Un aberrante hecho se produjo en una vivienda ubicada en la localidad de Lilo Viejo, departamento Moreno -en una zona rural- de Santiago Del Estero, cerca de las cuatro de la mañana del sábado.
Un depravado sujeto ingresó a una vivienda luego de violentar una puerta. En la casa estaban durmiendo dos menores: una de 12 años y su hermana de 17. El hombre ingresó hasta la habitación de la niña más chica, la destapó y allí comenzó a tocar sus partes íntimas, según informó el sitio nuevodiarioweb.com.ar.
Ante la situación, la menor se despertó y el hombre le tapó la boca para que no gritara. Bajo permanentes amenazas de muerte, le sacó sus prendas de vestir y comenzó a introducirle los dedos de la mano en la zona vaginal. Posteriormente, con brutalidad, le introdujo la mano y así le produjo diversas lesiones en la región. Fue en ese momento que la nena comenzó a gritar y pedir ayuda. Su hermana se despertó y corrió a ver qué le pasaba. El agresor se retiró del sitio raudamente.

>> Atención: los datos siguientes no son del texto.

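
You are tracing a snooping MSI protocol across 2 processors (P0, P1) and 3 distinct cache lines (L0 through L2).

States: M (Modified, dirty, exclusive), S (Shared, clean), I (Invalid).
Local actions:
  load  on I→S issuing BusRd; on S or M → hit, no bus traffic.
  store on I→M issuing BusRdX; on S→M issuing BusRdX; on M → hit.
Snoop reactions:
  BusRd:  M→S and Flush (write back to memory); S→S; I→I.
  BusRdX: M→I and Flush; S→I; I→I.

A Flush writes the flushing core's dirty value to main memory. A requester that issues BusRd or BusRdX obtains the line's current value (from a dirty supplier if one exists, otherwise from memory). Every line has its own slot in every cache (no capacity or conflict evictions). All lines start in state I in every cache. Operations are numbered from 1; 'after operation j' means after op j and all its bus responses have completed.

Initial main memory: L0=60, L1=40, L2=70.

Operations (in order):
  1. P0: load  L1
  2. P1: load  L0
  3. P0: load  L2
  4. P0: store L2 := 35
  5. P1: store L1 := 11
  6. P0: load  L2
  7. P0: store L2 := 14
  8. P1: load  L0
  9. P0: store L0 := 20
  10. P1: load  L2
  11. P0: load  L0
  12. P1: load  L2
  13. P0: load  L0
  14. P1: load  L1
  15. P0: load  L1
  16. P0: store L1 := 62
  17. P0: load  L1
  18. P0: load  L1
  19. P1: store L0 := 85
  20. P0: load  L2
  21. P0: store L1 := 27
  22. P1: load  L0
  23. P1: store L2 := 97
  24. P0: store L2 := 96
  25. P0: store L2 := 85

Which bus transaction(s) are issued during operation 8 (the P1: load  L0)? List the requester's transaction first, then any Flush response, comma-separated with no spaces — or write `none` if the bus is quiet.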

Las menores se dirigieron hasta sede policial donde alertaron a la Policía de lo que había pasado. Los uniformados iniciaron las averiguaciones de rigor, con el fin de lograr aprehender al agresor.
El sujeto de 38 años fue apresado cuando estaba en la casa de una vecina de la zona. Ante los uniformados, pese a que las víctimas dieron su nombre y apellido, el depravado decía que desconocía tal hecho y manifestó que era inocente. "Yo no hice nada. No sé por qué me vienen a buscar a mí. Soy inocente”, fue la explicación que dio a los efectivos de la Comisaría 44ª de Tintina.
El detenido fue alojado en sede policial, imputado del supuesto delito de abuso sexual gravemente ultrajante.
Procedimientos
El juez del Crimen de Segunda Nominación, Dr. Ramón Tarchini Saavedra ordenó que se lleve a cabo una serie de medidas judiciales a seguir en los próximos días.
En primera instancia requirió que la menor sea sometida a diversos exámenes médicos forenses, a los fines de conocer si existió acceso carnal.
Por otro lado, ordenó que la menor comenzara a recibir la contención psicológica correspondiente, con el objetivo de que se pueda conocer fehacientemente si existieron otras vejaciones.